Le couple, sans enfant, a acheté un condo à Montréal en 2000, payé 188 000 $. L'emprunt, dont le solde s'élève encore à 116 000 $, sera acquitté dans 15 ans.

Linda et Patrick touchent présentement des salaires respectifs de 74 000 $ et 58 000 $.

«Devrais-je continuer de travailler jusqu'à 65 ans pour ramasser plus de mon côté afin de permettre à mon conjoint de prendre sa retraite à 55 ans et ce, même si sa pension sera réduite?», s'interroge Linda.

DES DÉPENSES ÉLEVÉES

Pour répondre à cette question, le planificateur financier Raphaël Hainault, du Fonds des professionnels, s'est d'abord intéressé à l'espérance de vie des deux conjoints.

Parvenue sans encombre à 51 ans, Linda a une espérance de vie de 35 ans, ce qui la mène à 86 ans. Patrick a pour sa part une chance sur deux d'atteindre 78 ans.

«J'estime qu'il ne faut pas que leurs actifs soient épuisés avant 2046, soit lorsque Linda sera âgée de 90 ans et Patrick de 80 ans, énonce M. Hainault. À ce moment, je suis d'avis que les rentes de leurs régimes de retraite respectifs et les rentes gouvernementales suffiront à payer les dépenses du couple.»

Pour l'instant, à combien s'élèvent ces dépenses? Parce que le couple ne met pour l'instant aucun argent de côté, M. Hainault estime que leur train de vie correspond à leur revenu net disponible, c'est-à-dire 85 000 $.

Ces dépenses incluent les versements hypothécaires de 12 500 $ par année. Cet emprunt hypothécaire n'arrivera à son terme qu'en 2020, soit cinq ans après la date à laquelle le couple souhaite prendre sa retraite.

En soustrayant les versements hypothécaires, notre expert arrive à la conclusion que Linda et Patrick dépensent annuellement 72 500 $ à des fins personnelles.

ET DES REVENUS DE RETRAITE BAS

Une retraite dans 10 ans est-elle réalisable? Voyons voir quels seraient alors les revenus du couple.

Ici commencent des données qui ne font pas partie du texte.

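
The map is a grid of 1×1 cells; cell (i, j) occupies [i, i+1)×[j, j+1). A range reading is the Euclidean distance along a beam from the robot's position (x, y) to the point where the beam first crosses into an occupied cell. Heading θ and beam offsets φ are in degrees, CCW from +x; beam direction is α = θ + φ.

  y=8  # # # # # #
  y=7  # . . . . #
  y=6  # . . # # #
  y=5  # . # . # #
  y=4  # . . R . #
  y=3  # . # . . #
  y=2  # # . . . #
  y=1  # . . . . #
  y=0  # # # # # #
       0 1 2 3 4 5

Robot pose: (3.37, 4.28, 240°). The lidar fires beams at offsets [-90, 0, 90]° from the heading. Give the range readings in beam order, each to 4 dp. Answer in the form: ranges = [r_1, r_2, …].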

À 60 ans, Linda toucherait une rente de la RRQ d'environ 7100 $ – la rente maximale soustraite de la pénalité de 30 % pour retraite à 60 ans.

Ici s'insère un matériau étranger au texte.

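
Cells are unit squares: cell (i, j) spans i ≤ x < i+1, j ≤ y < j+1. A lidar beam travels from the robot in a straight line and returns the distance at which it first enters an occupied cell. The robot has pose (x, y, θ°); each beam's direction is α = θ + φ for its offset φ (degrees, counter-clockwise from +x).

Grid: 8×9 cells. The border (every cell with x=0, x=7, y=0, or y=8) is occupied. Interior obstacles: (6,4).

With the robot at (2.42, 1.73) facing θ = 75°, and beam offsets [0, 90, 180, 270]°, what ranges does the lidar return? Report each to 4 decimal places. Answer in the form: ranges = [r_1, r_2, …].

beam 1: φ=0°, α=75°
  d=(0.2588,0.9659)  start (2,1)  tX=2.2409 tY=0.2795  stride 1/|dx|=3.8637 1/|dy|=1.0353
    cross y-line → (2,2), t=0.2795
    cross y-line → (2,3), t=1.3148
    cross x-line → (3,3), t=2.2409
    cross y-line → (3,4), t=2.3501
    cross y-line → (3,5), t=3.3854
    cross y-line → (3,6), t=4.4206
    cross y-line → (3,7), t=5.4559
    cross x-line → (4,7), t=6.1047
    cross y-line → (4,8), t=6.4912 (wall)
  → r_1 = 6.4912
beam 2: φ=90°, α=165°
  d=(-0.9659,0.2588)  start (2,1)  tX=0.4348 tY=1.0432  stride 1/|dx|=1.0353 1/|dy|=3.8637
    cross x-line → (1,1), t=0.4348
    cross y-line → (1,2), t=1.0432
    cross x-line → (0,2), t=1.4701 (wall)
  → r_2 = 1.4701
beam 3: φ=180°, α=255°
  d=(-0.2588,-0.9659)  start (2,1)  tX=1.6228 tY=0.7558  stride 1/|dx|=3.8637 1/|dy|=1.0353
    cross y-line → (2,0), t=0.7558 (wall)
  → r_3 = 0.7558
beam 4: φ=270°, α=345°
  d=(0.9659,-0.2588)  start (2,1)  tX=0.6005 tY=2.8205  stride 1/|dx|=1.0353 1/|dy|=3.8637
    cross x-line → (3,1), t=0.6005
    cross x-line → (4,1), t=1.6357
    cross x-line → (5,1), t=2.6710
    cross y-line → (5,0), t=2.8205 (wall)
  → r_4 = 2.8205

ranges = [6.4912, 1.4701, 0.7558, 2.8205]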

S'y ajouterait la rente de retraite de son employeur, estimée à 33 700 $. Celle-ci serait toutefois coordonnée avec la rente de la RRQ à partir de 65 ans, ce qui la réduirait alors de près de 7000 $.

En contrepartie, à 65 ans, les prestations de la Sécurité de la vieillesse entreront en scène, à hauteur de 5800 $ par année.

De son côté, en prenant sa retraite à 51 ans, Patrick ne toucherait de la RRQ qu'une rente de 4000 $, parce qu'il n'aurait pas cotisé au régime pendant suffisamment longtemps.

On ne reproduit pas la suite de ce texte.